La casa del capitano, situata in zona Pedecone, era sempre aperta a tutti e spesso i bambini si fermavano a chiacchierare con il vecchio capitano che li intratteneva raccontando le sue grandi avventure, insieme a Meza Recchia, in giro per i mari del mondo.
E furono proprio i bambini, la mattina dell’11 novembre 1954, quando, trovando la porta di casa chiusa ed udendo l’abbiare continuo del cane, corsero a dare l’allarme ai parenti.
L’anziano capitano era passato dal sonno alla morte senza neanche accorgersene. Il primo a rendersi conto dell’accaduto era stato proprio Meza Recchia che, per attirare l’attenzione, abbaiava con tutte le sue forze, come mai aveva fatto in vita sua.
Quando i parenti sfondarono la porta di casa, trovarono il vecchio capitano sdraiato sul lettino, privo di vita ma con un’espressione in viso di grande serenità ed il cane accanto a lui disperato e straziato.
Durante la veglia funebre, Meza Recchia non si mosse mai dai piedi del letto di Onofrio; ogni tanto alzava gli occhi verso il padrone e lo guardava attentamente per alcuni secondi nella speranza di scorgere qualche segno di vita, ma poi, rassegnato, rimetteva il muso a terra continuando a soffrire in silenzio mentre un continuo viavai di persone passava a portare l’ultimo saluto al buon vecchio capitano Nufrié.

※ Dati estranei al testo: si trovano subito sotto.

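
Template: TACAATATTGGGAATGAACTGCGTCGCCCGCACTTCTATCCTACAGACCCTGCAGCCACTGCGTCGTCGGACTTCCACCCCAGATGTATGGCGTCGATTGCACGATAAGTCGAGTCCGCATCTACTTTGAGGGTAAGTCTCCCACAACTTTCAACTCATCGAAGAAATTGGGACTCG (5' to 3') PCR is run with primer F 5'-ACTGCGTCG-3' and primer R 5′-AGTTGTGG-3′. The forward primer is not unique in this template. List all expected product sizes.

The forward primer ACTGCGTCG matches the top strand at positions 18–26, 58–66.
The reverse primer's reverse complement is CCACAACT, matching at positions 142–149.
Each forward site pairs with the reverse site to give a product ending at position 149: sizes 132, 92 bp.

132 bp, 92 bp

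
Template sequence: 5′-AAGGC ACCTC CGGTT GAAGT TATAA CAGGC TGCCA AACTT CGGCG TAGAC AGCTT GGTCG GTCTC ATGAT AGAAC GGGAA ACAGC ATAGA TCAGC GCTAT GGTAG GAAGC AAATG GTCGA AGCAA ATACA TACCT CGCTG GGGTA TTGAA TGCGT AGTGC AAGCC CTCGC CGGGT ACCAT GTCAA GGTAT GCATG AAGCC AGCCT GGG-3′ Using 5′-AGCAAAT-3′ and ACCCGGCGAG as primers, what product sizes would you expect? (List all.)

68 bp, 55 bp

The forward primer AGCAAAT matches the top strand at positions 108–114, 121–127.
The reverse primer's reverse complement is CTCGCCGGGT, matching at positions 166–175.
Each forward site pairs with the reverse site to give a product ending at position 175: sizes 68, 55 bp.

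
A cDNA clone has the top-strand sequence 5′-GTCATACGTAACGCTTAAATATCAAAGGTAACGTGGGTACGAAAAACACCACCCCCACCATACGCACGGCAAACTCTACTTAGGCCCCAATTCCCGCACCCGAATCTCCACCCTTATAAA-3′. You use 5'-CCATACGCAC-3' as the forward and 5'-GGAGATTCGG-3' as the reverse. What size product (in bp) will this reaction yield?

52 bp

Scanning the template, CCATACGCAC occurs at positions 58–67; this primer anneals to the bottom strand there with its 3' end pointing downstream.
The reverse primer's reverse complement is CCGAATCTCC, which matches the template at positions 100–109.
Product length = (reverse-primer end) − (forward-primer start) + 1 = 109 − 58 + 1 = 52 bp.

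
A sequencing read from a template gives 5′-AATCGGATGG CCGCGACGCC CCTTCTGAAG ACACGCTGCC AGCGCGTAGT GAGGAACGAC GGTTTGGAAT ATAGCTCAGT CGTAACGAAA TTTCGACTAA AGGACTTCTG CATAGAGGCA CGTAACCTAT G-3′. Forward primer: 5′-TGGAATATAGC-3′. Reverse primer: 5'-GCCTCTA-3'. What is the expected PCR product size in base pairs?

Forward primer TGGAATATAGC is found on the top strand at positions 65–75.
The reverse primer's reverse complement is TAGAGGC, which matches the template at positions 113–119.
Amplicon spans positions 65–119: 55 bp.

55 bp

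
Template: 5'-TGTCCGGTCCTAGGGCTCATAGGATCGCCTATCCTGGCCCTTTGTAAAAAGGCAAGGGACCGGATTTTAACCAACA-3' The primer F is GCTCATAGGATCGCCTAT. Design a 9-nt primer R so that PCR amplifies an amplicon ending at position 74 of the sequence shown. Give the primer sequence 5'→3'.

The forward primer binds at positions 15–32; the product's 3' end on the top strand is position 74.
The reverse primer anneals to the top strand over positions 66–74, i.e. to TTTAACCAA.
Its sequence written 5'→3' is the reverse complement: TTGGTTAAA.

5'-TTGGTTAAA-3'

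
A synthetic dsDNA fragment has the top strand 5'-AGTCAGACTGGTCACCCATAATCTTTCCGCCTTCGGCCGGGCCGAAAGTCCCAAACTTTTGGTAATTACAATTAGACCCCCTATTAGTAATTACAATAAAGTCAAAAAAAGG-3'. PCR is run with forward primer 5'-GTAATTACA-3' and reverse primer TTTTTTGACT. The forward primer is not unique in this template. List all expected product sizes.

The forward primer GTAATTACA matches the top strand at positions 62–70, 87–95.
The reverse primer's reverse complement is AGTCAAAAAA, matching at positions 100–109.
Each forward site pairs with the reverse site to give a product ending at position 109: sizes 48, 23 bp.

48 bp, 23 bp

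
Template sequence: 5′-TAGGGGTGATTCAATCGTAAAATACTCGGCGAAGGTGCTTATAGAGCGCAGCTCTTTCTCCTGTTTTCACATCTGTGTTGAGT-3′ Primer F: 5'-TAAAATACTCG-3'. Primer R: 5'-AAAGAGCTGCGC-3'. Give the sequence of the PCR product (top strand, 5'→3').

5'-TAAAATACTCGGCGAAGGTGCTTATAGAGCGCAGCTCTTT-3'

Forward primer TAAAATACTCG is found on the top strand at positions 18–28.
The reverse primer's reverse complement is GCGCAGCTCTTT, which matches the template at positions 46–57.
The product is the template from position 18 through 57 (40 bp).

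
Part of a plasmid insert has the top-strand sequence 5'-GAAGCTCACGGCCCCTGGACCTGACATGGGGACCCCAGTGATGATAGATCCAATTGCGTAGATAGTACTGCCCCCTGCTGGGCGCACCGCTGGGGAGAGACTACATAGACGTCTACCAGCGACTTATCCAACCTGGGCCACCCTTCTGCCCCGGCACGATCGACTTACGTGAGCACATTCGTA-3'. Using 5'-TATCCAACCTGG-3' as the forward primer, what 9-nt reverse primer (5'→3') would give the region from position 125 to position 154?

The product's 3' end on the top strand is position 154.
The reverse primer anneals to the top strand over positions 146–154, i.e. to CTGCCCCGG.
Its sequence written 5'→3' is the reverse complement: CCGGGGCAG.

5'-CCGGGGCAG-3'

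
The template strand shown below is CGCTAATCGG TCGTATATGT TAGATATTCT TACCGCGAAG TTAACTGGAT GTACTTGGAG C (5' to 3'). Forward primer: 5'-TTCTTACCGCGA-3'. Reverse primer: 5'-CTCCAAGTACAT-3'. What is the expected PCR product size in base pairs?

34 bp

The forward primer matches the template at positions 27–38.
Taking the reverse complement of CTCCAAGTACAT gives ATGTACTTGGAG, found at positions 49–60 on the template; the primer anneals here to the top strand with its 3' end pointing upstream.
Amplicon spans positions 27–60: 34 bp.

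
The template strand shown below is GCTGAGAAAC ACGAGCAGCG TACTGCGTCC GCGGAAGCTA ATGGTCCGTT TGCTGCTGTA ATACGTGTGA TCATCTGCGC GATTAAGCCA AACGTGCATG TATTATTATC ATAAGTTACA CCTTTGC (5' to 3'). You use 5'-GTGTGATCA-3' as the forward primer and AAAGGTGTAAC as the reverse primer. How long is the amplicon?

61 bp

The forward primer matches the template at positions 65–73.
Reverse complement of the reverse primer: GTTACACCTTT. This occurs on the top strand at positions 115–125.
Product length = (reverse-primer end) − (forward-primer start) + 1 = 125 − 65 + 1 = 61 bp.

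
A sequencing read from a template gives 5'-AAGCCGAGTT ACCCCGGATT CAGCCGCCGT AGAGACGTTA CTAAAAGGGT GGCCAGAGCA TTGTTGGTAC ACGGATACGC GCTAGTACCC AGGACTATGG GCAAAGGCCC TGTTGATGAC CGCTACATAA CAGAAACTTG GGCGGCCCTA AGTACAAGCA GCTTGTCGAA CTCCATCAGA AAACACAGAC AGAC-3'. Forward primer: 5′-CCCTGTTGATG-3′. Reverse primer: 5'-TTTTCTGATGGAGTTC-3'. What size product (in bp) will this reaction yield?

76 bp

The forward primer matches the template at positions 108–118.
Reverse complement of the reverse primer: GAACTCCATCAGAAAA. This occurs on the top strand at positions 168–183.
Product length = (reverse-primer end) − (forward-primer start) + 1 = 183 − 108 + 1 = 76 bp.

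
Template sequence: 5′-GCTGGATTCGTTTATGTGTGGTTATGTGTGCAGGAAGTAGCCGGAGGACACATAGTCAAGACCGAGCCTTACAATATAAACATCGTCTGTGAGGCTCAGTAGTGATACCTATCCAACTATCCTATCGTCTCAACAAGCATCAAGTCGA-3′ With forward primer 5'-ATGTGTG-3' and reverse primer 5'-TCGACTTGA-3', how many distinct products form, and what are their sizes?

Two products: 135 bp, 125 bp

The forward primer ATGTGTG matches the top strand at positions 14–20, 24–30.
The reverse primer's reverse complement is TCAAGTCGA, matching at positions 140–148.
Each forward site pairs with the reverse site to give a product ending at position 148: sizes 135, 125 bp.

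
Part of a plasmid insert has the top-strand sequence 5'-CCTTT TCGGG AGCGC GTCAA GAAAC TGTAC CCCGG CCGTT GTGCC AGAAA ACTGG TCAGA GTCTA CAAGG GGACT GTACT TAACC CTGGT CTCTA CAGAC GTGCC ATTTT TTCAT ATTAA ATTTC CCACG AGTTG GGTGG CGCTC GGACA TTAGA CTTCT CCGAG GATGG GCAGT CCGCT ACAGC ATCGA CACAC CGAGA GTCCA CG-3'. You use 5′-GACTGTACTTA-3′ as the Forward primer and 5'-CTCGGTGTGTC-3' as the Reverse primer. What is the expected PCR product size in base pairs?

128 bp

Forward primer GACTGTACTTA is found on the top strand at positions 72–82.
The reverse primer's reverse complement is GACACACCGAG, which matches the template at positions 189–199.
The product runs from position 72 to position 199, so its length is 199 − 72 + 1 = 128 bp.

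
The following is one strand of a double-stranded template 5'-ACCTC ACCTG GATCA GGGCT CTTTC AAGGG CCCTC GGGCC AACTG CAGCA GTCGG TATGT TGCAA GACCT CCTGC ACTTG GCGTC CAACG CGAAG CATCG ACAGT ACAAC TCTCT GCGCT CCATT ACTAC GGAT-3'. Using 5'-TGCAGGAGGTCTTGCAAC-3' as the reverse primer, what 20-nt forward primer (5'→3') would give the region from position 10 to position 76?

The reverse primer's reverse complement GTTGCAAGACCTCCTGCA matches the template at positions 59–76; the product starts at position 10.
The forward primer is identical to the top strand over positions 10–29: GGATCAGGGCTCTTTCAAGG.

5'-GGATCAGGGCTCTTTCAAGG-3'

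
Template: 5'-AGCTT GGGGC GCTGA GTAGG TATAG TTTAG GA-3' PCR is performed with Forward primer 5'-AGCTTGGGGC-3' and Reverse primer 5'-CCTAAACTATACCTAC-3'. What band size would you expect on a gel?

Forward primer AGCTTGGGGC is found on the top strand at positions 1–10.
The reverse primer's reverse complement is GTAGGTATAGTTTAGG, which matches the template at positions 16–31.
Product length = (reverse-primer end) − (forward-primer start) + 1 = 31 − 1 + 1 = 31 bp.

31 bp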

Al funerale parteciparono in tantissimi; c’erano tutti i marittimi del paese ed altri arrivarono da Procida. Anche i bambini che lo avevano conosciuto ed amato come un nonno, parteciparono con dolore portando in braccio i tantissimi fiori arrivati alla casa del capitano.
Durante le esequie nessuno fece più caso al cane e quando al termine delle funzioni funebri lo cercarono, qualcuno disse di averlo intravisto fino alla chiesa, altri fino al cimitero, ma di Meza Recchia non vi erano più tracce.

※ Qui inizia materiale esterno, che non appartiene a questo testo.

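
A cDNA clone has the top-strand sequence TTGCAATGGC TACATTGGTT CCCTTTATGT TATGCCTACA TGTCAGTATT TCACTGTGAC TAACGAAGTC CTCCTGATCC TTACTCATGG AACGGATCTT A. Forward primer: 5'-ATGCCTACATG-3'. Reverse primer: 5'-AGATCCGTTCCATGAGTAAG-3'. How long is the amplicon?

Forward primer ATGCCTACATG is found on the top strand at positions 32–42.
Taking the reverse complement of AGATCCGTTCCATGAGTAAG gives CTTACTCATGGAACGGATCT, found at positions 80–99 on the template; the primer anneals here to the top strand with its 3' end pointing upstream.
The product runs from position 32 to position 99, so its length is 99 − 32 + 1 = 68 bp.

68 bp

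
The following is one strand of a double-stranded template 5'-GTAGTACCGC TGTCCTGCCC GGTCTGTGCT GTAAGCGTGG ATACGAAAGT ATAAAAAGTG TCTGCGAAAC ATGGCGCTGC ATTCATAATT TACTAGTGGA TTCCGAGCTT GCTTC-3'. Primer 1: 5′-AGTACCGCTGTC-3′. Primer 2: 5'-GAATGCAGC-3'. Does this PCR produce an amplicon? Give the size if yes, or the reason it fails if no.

Yes — an 82 bp product.

Primer 1 (AGTACCGCTGTC) matches the top strand at positions 3–14; it acts as a forward primer.
Primer 2's reverse complement is GCTGCATTC, matching the top strand at positions 76–84; it acts as a reverse primer.
The 3' ends face each other across positions 3–84, giving an 82 bp product.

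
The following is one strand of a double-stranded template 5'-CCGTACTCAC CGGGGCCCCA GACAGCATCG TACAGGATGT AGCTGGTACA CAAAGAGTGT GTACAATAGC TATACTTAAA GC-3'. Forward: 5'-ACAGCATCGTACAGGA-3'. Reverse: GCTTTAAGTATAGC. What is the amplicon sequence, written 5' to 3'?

Forward primer ACAGCATCGTACAGGA is found on the top strand at positions 22–37.
Reverse complement of the reverse primer: GCTATACTTAAAGC. This occurs on the top strand at positions 69–82.
The product is the template from position 22 through 82 (61 bp).

5'-ACAGCATCGTACAGGATGTAGCTGGTACACAAAGAGTGTGTACAATAGCTATACTTAAAGC-3'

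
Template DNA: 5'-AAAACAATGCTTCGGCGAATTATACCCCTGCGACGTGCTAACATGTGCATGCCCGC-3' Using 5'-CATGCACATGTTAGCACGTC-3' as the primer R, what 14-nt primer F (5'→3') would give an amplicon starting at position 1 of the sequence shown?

The reverse primer's reverse complement GACGTGCTAACATGTGCATG matches the template at positions 32–51; the product starts at position 1.
The forward primer is identical to the top strand over positions 1–14: AAAACAATGCTTCG.

5'-AAAACAATGCTTCG-3'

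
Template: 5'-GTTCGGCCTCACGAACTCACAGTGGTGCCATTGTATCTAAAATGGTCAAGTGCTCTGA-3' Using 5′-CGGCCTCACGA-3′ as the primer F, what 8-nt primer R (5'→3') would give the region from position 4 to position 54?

5'-AGCACTTG-3'

The product's 3' end on the top strand is position 54.
The reverse primer anneals to the top strand over positions 47–54, i.e. to CAAGTGCT.
Its sequence written 5'→3' is the reverse complement: AGCACTTG.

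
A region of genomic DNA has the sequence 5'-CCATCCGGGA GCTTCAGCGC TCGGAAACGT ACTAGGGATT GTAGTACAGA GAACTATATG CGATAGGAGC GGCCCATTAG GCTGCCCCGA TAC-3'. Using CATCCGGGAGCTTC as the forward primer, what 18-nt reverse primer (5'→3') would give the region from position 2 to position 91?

5'-ATCGGGGCAGCCTAATGG-3'

The product's 3' end on the top strand is position 91.
The reverse primer anneals to the top strand over positions 74–91, i.e. to CCATTAGGCTGCCCCGAT.
Its sequence written 5'→3' is the reverse complement: ATCGGGGCAGCCTAATGG.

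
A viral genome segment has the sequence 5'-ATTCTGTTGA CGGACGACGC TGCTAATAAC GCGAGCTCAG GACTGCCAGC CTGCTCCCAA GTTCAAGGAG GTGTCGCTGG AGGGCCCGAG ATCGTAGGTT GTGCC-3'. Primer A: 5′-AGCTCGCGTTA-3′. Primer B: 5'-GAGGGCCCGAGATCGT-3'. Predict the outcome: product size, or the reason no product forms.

No product — the primers' 3' ends point away from each other.

Primer A (AGCTCGCGTTA) has reverse complement TAACGCGAGCT, which matches the top strand at positions 27–37; primer A anneals to the top strand there with its 3' end pointing upstream toward position 27.
Primer B (GAGGGCCCGAGATCGT) matches the top strand directly at positions 80–95; it anneals to the bottom strand with its 3' end pointing downstream toward position 95.
The 3' ends diverge (primer A extends toward position 1, primer B toward position 105), so the primers never converge on a shared product.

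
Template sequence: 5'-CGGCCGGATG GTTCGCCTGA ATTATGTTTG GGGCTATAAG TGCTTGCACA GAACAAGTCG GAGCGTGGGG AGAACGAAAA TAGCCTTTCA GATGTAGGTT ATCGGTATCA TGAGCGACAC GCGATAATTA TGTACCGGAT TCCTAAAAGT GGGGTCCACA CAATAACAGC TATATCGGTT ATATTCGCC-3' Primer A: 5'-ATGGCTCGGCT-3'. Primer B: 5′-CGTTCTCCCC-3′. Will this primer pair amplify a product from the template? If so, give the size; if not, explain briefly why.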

Il giorno seguente, quando i parenti ritornarono alla casa del capitano per rimetterla in ordine, trovarono il cane accucciato sulla soglia della porta che guaiva e piagnucolava. Guardandolo negli occhi si intuiva benissimo quanto stesse soffrendo quella povera bestiola.
Era una scena straziante e chiunque passava lì davanti non poteva fare a meno di fermarsi e commuoversi.
I familiari del capitano volevano portarselo a casa per accudirlo al meglio, ma lui fece subito capire di non avere alcuna intenzione di muoversi da lì, arrivando persino a ringhiare, cosa che non aveva mai fatto prima di allora.
A quel punto tutti capirono che il cane voleva rimanere lì, da solo, sulla soglia della porta del suo vecchio padrone morto a fare la guardia alle tantissime avventure che avevano condiviso insieme.
Così decisero di lasciarlo stare tranquillo per un po’, tanto non appena gli sarebbe venuta fame, sarebbe stato lui stesso ad andarli a cercare.
Ma così non fu; Meza Recchia rimase lì fermo per vari giorni. Si nutriva solo di acqua che i bambini gli portavano ogni giorno con tanto affetto cercando di convincerlo a tornare a giocare con loro come aveva fatto fino a pochi giorni prima.
Notando la sua ostinazione, gli incominciarono a portare anche del cibo, ma lui nemmeno lo guardava.
Dopo 7 giorni senza toccare cibo e senza mai alzarsi dalla soglia della porta di casa del suo vecchio capitano, il 18 novembre 1954, alcuni marittimi montesi che di prima mattina andavano a Baia per imbarcarsi, trovarono il vecchio cagnolone stecchito e senza vita; si era lasciato morire per poter raggiungere, al più presto, il suo amato padrone.
Anche Meza Recchia, così come il vecchio capitano Onofrio, aveva in volto un’espressione di grande serenità, quella di chi sa che sta per ritrovare di nuovo la felicità.